En guise d’introduction, le président du Conseil économique, social et environnemental (CESE), Jean Paul Delevoye rappelle que si la statistique publique est un outil d’information utile au débat démocratique, elle appelle néanmoins dans une  » société en pleine métamorphose «  à une certaine prudence :  » les indicateurs du passé doivent-ils servir à éclairer l’avenir ? «  s’interroge t-il. Le président du CESE poursuit ainsi :  » est ce que la dictature des chiffres […] n’est pas un refuge qui impose des choix plutôt que de nourrir des choix ? […] qui met en place des mécanismes d’exclusion plutôt que des mécanismes de réflexion ? « .
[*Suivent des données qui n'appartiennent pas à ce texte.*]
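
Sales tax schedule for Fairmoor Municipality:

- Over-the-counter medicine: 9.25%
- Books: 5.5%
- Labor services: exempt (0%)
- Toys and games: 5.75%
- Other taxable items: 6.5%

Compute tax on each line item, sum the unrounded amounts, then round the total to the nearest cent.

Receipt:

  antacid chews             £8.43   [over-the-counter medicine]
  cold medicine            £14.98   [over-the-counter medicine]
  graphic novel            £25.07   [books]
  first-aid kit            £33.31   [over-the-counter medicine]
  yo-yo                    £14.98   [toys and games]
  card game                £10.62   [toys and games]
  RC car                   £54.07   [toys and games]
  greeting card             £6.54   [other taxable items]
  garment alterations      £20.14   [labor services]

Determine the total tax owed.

£11.63

Antacid chews £8.43: over-the-counter medicine → 9.25% → £0.779775
Cold medicine £14.98: over-the-counter medicine → 9.25% → £1.38565
Graphic novel £25.07: books → 5.5% → £1.37885
First-aid kit £33.31: over-the-counter medicine → 9.25% → £3.081175
Yo-yo £14.98: toys and games → 5.75% → £0.86135
Card game £10.62: toys and games → 5.75% → £0.61065
RC car £54.07: toys and games → 5.75% → £3.109025
Greeting card £6.54: other taxable items → 6.5% → £0.4251
Garment alterations £20.14: labor services → 0% → £0.00
Unrounded tax sum = £11.631575 → £11.63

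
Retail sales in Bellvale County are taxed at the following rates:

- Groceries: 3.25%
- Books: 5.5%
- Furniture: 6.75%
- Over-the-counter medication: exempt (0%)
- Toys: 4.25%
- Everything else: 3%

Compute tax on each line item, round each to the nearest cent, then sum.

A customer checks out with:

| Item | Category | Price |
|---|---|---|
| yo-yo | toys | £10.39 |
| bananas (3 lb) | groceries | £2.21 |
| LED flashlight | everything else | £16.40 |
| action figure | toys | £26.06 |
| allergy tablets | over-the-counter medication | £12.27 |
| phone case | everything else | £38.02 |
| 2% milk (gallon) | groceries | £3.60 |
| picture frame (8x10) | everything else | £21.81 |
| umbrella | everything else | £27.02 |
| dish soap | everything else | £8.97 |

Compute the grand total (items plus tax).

£171.85

Yo-yo £10.39: toys → 4.25% → £0.44
Bananas (3 lb) £2.21: groceries → 3.25% → £0.07
LED flashlight £16.40: everything else → 3% → £0.49
Action figure £26.06: toys → 4.25% → £1.11
Allergy tablets £12.27: over-the-counter medication → 0% → £0.00
Phone case £38.02: everything else → 3% → £1.14
2% milk (gallon) £3.60: groceries → 3.25% → £0.12
Picture frame (8x10) £21.81: everything else → 3% → £0.65
Umbrella £27.02: everything else → 3% → £0.81
Dish soap £8.97: everything else → 3% → £0.27
Subtotal = £166.75; tax = £5.10; total due = £171.85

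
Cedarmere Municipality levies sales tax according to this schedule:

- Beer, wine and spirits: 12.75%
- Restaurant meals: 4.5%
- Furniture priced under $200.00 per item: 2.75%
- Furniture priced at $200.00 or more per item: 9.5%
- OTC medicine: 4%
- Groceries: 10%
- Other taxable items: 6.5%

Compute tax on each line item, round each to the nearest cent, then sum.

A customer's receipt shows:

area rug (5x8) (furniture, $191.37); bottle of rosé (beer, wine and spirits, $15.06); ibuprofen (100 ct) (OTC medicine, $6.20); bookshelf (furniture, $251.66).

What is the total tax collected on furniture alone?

Area rug (5x8) $191.37: furniture, under $200.00 → 2.75% → $5.26
Bookshelf $251.66: furniture, $200.00 or more → 9.5% → $23.91
Tax on furniture = $5.26 + $23.91 = $29.17

$29.17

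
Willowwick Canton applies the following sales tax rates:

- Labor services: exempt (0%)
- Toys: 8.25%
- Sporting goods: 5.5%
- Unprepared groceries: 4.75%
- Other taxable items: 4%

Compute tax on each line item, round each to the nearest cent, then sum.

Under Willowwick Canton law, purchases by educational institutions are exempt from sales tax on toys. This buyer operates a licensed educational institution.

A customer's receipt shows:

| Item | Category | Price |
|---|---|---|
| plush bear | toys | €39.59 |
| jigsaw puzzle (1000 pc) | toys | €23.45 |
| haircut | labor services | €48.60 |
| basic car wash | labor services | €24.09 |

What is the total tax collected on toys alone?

€0.00

Plush bear €39.59: toys, buyer-exempt → 0% → €0.00
Jigsaw puzzle (1000 pc) €23.45: toys, buyer-exempt → 0% → €0.00
Tax on toys = €0.00 + €0.00 = €0.00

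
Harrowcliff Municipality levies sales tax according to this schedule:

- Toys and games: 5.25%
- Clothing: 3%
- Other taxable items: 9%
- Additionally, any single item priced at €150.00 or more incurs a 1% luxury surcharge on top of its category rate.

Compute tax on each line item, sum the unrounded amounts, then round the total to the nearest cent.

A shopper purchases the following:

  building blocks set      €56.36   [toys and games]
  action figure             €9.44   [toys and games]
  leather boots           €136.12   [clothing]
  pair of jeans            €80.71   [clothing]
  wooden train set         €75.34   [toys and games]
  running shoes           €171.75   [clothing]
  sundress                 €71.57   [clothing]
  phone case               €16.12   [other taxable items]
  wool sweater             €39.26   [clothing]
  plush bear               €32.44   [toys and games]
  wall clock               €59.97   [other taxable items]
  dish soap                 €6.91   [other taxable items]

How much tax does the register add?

€33.28

Building blocks set €56.36: toys and games → 5.25% → €2.9589
Action figure €9.44: toys and games → 5.25% → €0.4956
Leather boots €136.12: clothing → 3% → €4.0836
Pair of jeans €80.71: clothing → 3% → €2.4213
Wooden train set €75.34: toys and games → 5.25% → €3.95535
Running shoes €171.75: clothing → 3% + 1% surcharge = 4% → €6.87
Sundress €71.57: clothing → 3% → €2.1471
Phone case €16.12: other taxable items → 9% → €1.4508
Wool sweater €39.26: clothing → 3% → €1.1778
Plush bear €32.44: toys and games → 5.25% → €1.7031
Wall clock €59.97: other taxable items → 9% → €5.3973
Dish soap €6.91: other taxable items → 9% → €0.6219
Unrounded tax sum = €33.28275 → €33.28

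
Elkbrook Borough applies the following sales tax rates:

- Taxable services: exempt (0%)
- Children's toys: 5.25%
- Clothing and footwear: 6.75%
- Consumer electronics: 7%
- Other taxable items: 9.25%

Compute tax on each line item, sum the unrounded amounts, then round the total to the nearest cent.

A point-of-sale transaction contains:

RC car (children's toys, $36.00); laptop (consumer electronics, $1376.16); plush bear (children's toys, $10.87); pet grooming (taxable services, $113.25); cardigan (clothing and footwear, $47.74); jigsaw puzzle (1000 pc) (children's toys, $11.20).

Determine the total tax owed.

RC car $36.00: children's toys → 5.25% → $1.89
Laptop $1376.16: consumer electronics → 7% → $96.3312
Plush bear $10.87: children's toys → 5.25% → $0.570675
Pet grooming $113.25: taxable services → 0% → $0.00
Cardigan $47.74: clothing and footwear → 6.75% → $3.22245
Jigsaw puzzle (1000 pc) $11.20: children's toys → 5.25% → $0.588
Unrounded tax sum = $102.602325 → $102.60

$102.60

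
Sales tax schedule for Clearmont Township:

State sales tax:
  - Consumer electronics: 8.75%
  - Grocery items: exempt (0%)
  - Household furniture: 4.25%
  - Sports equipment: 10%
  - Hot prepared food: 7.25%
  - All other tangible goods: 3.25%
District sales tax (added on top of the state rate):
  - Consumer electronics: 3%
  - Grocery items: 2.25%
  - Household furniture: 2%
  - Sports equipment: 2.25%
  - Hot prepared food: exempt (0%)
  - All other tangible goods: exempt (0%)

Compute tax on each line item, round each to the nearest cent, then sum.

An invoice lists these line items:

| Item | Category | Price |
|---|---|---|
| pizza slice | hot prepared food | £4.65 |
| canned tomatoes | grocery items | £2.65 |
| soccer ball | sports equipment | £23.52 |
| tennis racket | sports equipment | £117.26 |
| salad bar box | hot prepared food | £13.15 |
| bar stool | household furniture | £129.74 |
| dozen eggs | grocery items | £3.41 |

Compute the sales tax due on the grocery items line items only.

Canned tomatoes £2.65: grocery items → 0% + 2.25% district = 2.25% → £0.06
Dozen eggs £3.41: grocery items → 0% + 2.25% district = 2.25% → £0.08
Tax on grocery items = £0.06 + £0.08 = £0.14

£0.14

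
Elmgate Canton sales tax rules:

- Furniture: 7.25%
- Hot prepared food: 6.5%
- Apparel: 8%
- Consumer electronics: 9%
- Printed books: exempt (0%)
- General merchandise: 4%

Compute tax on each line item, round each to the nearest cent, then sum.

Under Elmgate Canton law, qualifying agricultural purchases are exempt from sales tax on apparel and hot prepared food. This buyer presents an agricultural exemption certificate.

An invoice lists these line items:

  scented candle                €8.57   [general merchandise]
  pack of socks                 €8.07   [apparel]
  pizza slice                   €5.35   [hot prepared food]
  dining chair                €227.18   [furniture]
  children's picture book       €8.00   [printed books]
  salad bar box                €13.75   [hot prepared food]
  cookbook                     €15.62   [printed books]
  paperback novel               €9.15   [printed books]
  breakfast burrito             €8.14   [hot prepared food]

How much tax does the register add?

€16.81

Scented candle €8.57: general merchandise → 4% → €0.34
Pack of socks €8.07: apparel, buyer-exempt → 0% → €0.00
Pizza slice €5.35: hot prepared food, buyer-exempt → 0% → €0.00
Dining chair €227.18: furniture → 7.25% → €16.47
Children's picture book €8.00: printed books → 0% → €0.00
Salad bar box €13.75: hot prepared food, buyer-exempt → 0% → €0.00
Cookbook €15.62: printed books → 0% → €0.00
Paperback novel €9.15: printed books → 0% → €0.00
Breakfast burrito €8.14: hot prepared food, buyer-exempt → 0% → €0.00
Total tax = €0.34 + €16.47 = €16.81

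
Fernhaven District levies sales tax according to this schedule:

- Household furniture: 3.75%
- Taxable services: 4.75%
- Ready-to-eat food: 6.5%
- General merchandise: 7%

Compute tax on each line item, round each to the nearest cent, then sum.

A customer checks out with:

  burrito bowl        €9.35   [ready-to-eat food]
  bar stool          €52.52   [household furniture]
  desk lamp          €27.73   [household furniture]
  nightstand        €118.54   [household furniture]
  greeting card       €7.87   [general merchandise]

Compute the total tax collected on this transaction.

€8.62

Burrito bowl €9.35: ready-to-eat food → 6.5% → €0.61
Bar stool €52.52: household furniture → 3.75% → €1.97
Desk lamp €27.73: household furniture → 3.75% → €1.04
Nightstand €118.54: household furniture → 3.75% → €4.45
Greeting card €7.87: general merchandise → 7% → €0.55
Total tax = €0.61 + €1.97 + €1.04 + €4.45 + €0.55 = €8.62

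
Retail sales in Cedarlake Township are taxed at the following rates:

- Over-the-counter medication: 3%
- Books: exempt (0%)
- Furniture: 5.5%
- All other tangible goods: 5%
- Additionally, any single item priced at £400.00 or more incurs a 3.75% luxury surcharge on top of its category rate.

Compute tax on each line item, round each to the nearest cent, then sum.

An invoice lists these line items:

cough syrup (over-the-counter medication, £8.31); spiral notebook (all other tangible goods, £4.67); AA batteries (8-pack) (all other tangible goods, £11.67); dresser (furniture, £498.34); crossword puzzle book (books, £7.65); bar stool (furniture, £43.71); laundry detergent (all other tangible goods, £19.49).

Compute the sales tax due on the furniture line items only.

Dresser £498.34: furniture → 5.5% + 3.75% surcharge = 9.25% → £46.10
Bar stool £43.71: furniture → 5.5% → £2.40
Tax on furniture = £46.10 + £2.40 = £48.50

£48.50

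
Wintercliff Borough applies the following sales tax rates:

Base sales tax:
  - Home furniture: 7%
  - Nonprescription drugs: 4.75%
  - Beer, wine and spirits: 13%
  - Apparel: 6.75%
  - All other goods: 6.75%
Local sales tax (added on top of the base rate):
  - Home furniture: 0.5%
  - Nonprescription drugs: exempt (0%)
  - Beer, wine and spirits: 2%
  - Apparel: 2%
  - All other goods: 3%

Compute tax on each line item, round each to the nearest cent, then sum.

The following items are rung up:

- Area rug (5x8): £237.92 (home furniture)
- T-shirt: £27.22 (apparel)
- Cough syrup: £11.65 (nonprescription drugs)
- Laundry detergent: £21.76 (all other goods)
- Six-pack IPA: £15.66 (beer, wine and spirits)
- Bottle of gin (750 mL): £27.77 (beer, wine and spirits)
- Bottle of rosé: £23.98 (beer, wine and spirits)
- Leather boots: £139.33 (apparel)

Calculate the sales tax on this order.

£45.20

Area rug (5x8) £237.92: home furniture → 7% + 0.5% local = 7.5% → £17.84
T-shirt £27.22: apparel → 6.75% + 2% local = 8.75% → £2.38
Cough syrup £11.65: nonprescription drugs → 4.75% + 0% local = 4.75% → £0.55
Laundry detergent £21.76: all other goods → 6.75% + 3% local = 9.75% → £2.12
Six-pack IPA £15.66: beer, wine and spirits → 13% + 2% local = 15% → £2.35
Bottle of gin (750 mL) £27.77: beer, wine and spirits → 13% + 2% local = 15% → £4.17
Bottle of rosé £23.98: beer, wine and spirits → 13% + 2% local = 15% → £3.60
Leather boots £139.33: apparel → 6.75% + 2% local = 8.75% → £12.19
Total tax = £17.84 + £2.38 + £0.55 + £2.12 + £2.35 + £4.17 + £3.60 + £12.19 = £45.20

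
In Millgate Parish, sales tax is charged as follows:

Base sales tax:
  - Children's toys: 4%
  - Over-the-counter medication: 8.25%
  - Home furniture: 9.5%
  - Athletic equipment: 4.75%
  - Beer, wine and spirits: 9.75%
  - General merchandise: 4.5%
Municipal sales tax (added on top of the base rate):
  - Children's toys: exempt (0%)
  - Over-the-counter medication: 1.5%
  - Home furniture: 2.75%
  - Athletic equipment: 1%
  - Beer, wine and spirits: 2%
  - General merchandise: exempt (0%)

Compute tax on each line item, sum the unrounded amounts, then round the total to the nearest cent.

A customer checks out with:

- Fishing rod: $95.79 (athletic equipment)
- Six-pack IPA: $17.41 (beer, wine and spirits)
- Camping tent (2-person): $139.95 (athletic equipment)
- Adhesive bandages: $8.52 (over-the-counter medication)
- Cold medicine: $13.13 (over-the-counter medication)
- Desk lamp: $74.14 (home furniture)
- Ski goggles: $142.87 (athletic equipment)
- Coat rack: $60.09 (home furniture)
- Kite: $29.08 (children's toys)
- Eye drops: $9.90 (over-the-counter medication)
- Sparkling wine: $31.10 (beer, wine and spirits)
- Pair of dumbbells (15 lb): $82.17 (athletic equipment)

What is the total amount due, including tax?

$757.03

Fishing rod $95.79: athletic equipment → 4.75% + 1% municipal = 5.75% → $5.507925
Six-pack IPA $17.41: beer, wine and spirits → 9.75% + 2% municipal = 11.75% → $2.045675
Camping tent (2-person) $139.95: athletic equipment → 4.75% + 1% municipal = 5.75% → $8.047125
Adhesive bandages $8.52: over-the-counter medication → 8.25% + 1.5% municipal = 9.75% → $0.8307
Cold medicine $13.13: over-the-counter medication → 8.25% + 1.5% municipal = 9.75% → $1.280175
Desk lamp $74.14: home furniture → 9.5% + 2.75% municipal = 12.25% → $9.08215
Ski goggles $142.87: athletic equipment → 4.75% + 1% municipal = 5.75% → $8.215025
Coat rack $60.09: home furniture → 9.5% + 2.75% municipal = 12.25% → $7.361025
Kite $29.08: children's toys → 4% + 0% municipal = 4% → $1.1632
Eye drops $9.90: over-the-counter medication → 8.25% + 1.5% municipal = 9.75% → $0.96525
Sparkling wine $31.10: beer, wine and spirits → 9.75% + 2% municipal = 11.75% → $3.65425
Pair of dumbbells (15 lb) $82.17: athletic equipment → 4.75% + 1% municipal = 5.75% → $4.724775
Subtotal = $704.15; unrounded tax = $52.877275 → $52.88; total due = $757.03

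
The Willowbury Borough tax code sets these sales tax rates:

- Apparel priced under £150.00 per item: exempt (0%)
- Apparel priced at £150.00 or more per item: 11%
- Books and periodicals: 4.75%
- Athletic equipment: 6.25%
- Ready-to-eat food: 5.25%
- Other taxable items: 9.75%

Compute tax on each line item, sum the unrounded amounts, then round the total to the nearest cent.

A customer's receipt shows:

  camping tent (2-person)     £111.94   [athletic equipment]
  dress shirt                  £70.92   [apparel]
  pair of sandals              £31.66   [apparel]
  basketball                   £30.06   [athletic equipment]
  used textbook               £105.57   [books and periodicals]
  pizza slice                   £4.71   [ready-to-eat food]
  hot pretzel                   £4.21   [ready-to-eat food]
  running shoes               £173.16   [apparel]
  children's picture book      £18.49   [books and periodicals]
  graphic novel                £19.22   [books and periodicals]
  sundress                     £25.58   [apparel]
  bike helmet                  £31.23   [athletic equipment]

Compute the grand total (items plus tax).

Camping tent (2-person) £111.94: athletic equipment → 6.25% → £6.99625
Dress shirt £70.92: apparel, under £150.00 → 0% → £0.00
Pair of sandals £31.66: apparel, under £150.00 → 0% → £0.00
Basketball £30.06: athletic equipment → 6.25% → £1.87875
Used textbook £105.57: books and periodicals → 4.75% → £5.014575
Pizza slice £4.71: ready-to-eat food → 5.25% → £0.247275
Hot pretzel £4.21: ready-to-eat food → 5.25% → £0.221025
Running shoes £173.16: apparel, £150.00 or more → 11% → £19.0476
Children's picture book £18.49: books and periodicals → 4.75% → £0.878275
Graphic novel £19.22: books and periodicals → 4.75% → £0.91295
Sundress £25.58: apparel, under £150.00 → 0% → £0.00
Bike helmet £31.23: athletic equipment → 6.25% → £1.951875
Subtotal = £626.75; unrounded tax = £37.148575 → £37.15; total due = £663.90

£663.90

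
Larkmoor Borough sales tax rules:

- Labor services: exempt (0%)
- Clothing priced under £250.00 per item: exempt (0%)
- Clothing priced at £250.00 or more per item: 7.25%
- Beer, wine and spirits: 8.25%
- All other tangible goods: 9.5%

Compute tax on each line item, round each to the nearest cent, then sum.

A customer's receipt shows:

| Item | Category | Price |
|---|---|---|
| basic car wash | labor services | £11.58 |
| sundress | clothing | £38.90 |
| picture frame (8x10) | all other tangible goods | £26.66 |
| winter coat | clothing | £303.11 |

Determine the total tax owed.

Basic car wash £11.58: labor services → 0% → £0.00
Sundress £38.90: clothing, under £250.00 → 0% → £0.00
Picture frame (8x10) £26.66: all other tangible goods → 9.5% → £2.53
Winter coat £303.11: clothing, £250.00 or more → 7.25% → £21.98
Total tax = £2.53 + £21.98 = £24.51

£24.51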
Comprendre les grands changements socio-économiques: le vrai apport des chiffres?

Sur ce premier thème, plusieurs intervenants issus de divers horizons professionnels se sont intérrogés et exprimés sur le véritable apport de la statistique publique dans une société en perpétuelle mutation. 

La société a besoin d’une boussole statistique

Pour Jean Pierre Duport, président du Cnis,  » il existe un lien étroit entre la statistique et la démocratie ; l’un ne va pas sans l’autre « . Selon lui, certains politiques ont parfois une  » vision trop utilitaire du chiffre  » dans un horizon de temps trop court. Pour autant,la société a besoin d’une  » boussole statistique «  pour éclairer et faire comprendre au grand public les enjeux de société tels que l’emploi, la pauvreté, la croissance, etc. Néanmoins, pour qu’elle fonctionne et qu’elle inspire confiance, il est nécessaire de favoriser le débat démocratique autour des thèmes de société et de développer un dialogue entre toutes les instances concernées autour de la conception même des données. Enfin, Jean Pierre Duport s’interroge sur la capacité de la statistique publique à éclairer la société et sur sa réactivité.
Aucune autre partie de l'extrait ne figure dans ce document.